Ce voyage, le premier à l'étranger depuis son intronisation il y a un mois, marque un tournant dans les relations entre les anglicans et les catholiques. Elle rencontrera le chef des 1,4 milliard de catholiques lundi matin. Ce moment historiques fait écho à une rencontre d'il y a 60 ans entre l'archevêque Michael Ramsey et Paul VI, une première depuis la création de l'Eglise d'Angleterre par Henri VIII.
Les relations entre les deux Eglises se sont progressivement renforcées, mais des divergences subsistent, notamment concernant l'ordination des femmes, ce qui rend la visite de Mullally particulièrement significative.
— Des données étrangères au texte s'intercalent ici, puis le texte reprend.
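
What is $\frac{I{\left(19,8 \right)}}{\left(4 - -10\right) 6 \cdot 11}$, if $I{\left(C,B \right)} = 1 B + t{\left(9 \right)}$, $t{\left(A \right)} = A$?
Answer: $\frac{17}{924} \approx 0.018398$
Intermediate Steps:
$I{\left(C,B \right)} = 9 + B$ ($I{\left(C,B \right)} = 1 B + 9 = B + 9 = 9 + B$)
$\frac{I{\left(19,8 \right)}}{\left(4 - -10\right) 6 \cdot 11} = \frac{9 + 8}{\left(4 - -10\right) 6 \cdot 11} = \frac{17}{\left(4 + 10\right) 6 \cdot 11} = \frac{17}{14 \cdot 6 \cdot 11} = \frac{17}{84 \cdot 11} = \frac{17}{924}$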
Les femmes évêques anglicanes ont été introduites aux États-Unis en 1989, et leur ordination en Angleterre a été légalisée en 2014, bien qu’elle reste un sujet de débat.
De son côté, l'Eglise catholique demeure attachée à l'idée d'un clergé masculin, refusant l'ordination des femmes. Des militantes pour les droits des femmes, qui espéraient des avancées sous le précédent pontife François, estiment que cette visite pourrait influencer la réflexion du pape sur le rôle des femmes dans l'Eglise. "La présence d'une femme archevêque pourrait peut-être amener le pape à reconsidérer certaines positions" a souligné Sylvaine Landrivon, porte-parole de l’association catholique féministe Magdala.
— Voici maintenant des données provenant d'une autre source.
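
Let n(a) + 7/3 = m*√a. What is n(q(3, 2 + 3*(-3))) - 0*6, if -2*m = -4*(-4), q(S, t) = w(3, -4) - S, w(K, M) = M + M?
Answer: -7/3 - 8*I*√11 ≈ -2.3333 - 26.533*I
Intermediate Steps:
w(K, M) = 2*M
q(S, t) = -8 - S (q(S, t) = 2*(-4) - S = -8 - S)
m = -8 (m = -(-2)*(-4) = -½*16 = -8)
n(a) = -7/3 - 8*√a
n(q(3, 2 + 3*(-3))) - 0*6 = (-7/3 - 8*√(-8 - 1*3)) - 0*6 = (-7/3 - 8*√(-8 - 3)) - 1*0 = (-7/3 - 8*I*√11) + 0 = -7/3 - 8*I*√11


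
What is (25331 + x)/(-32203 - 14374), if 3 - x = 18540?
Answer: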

Lors de cette rencontre, qui coïncide avec une période de division interne au sein des deux Eglises, l'archevêque Mullally et le pape aborderont des enjeux sociaux cruciaux comme la pauvreté, l’immigration et le milieu environnemental. Les deux leaders sont également confrontés aux révélations de violences sexuelles impliquant des membres du clergé, un sujet qui a profondément marqué les deux institutions.
Anthony Ball, représentant de l’archevêque au Vatican, a affirmé que cette rencontre serait essentielle pour établir une relation personnelle et institutionnelle forte entre les deux Eglises. "Le pape et l’archevêque font face à des contextes divisés, mais ils démontrent une volonté d’écouter et de dialoguer," a-t-il noté.
Cette visite de Sarah Mullally pourrait donc non seulement renforcer les liens entre l’Eglise anglicane et l’Eglise catholique, mais aussi ouvrir un dialogue sur la place des femmes dans la spiritualité chrétienne contemporaine. Dans le contexte actuel, la voix de Mullally est plus cruciale que jamais, alors que chaque Eglise cherche à naviguer à travers des défis sociétaux complexes tout en tentant de maintenir l’unité de leurs fidèles.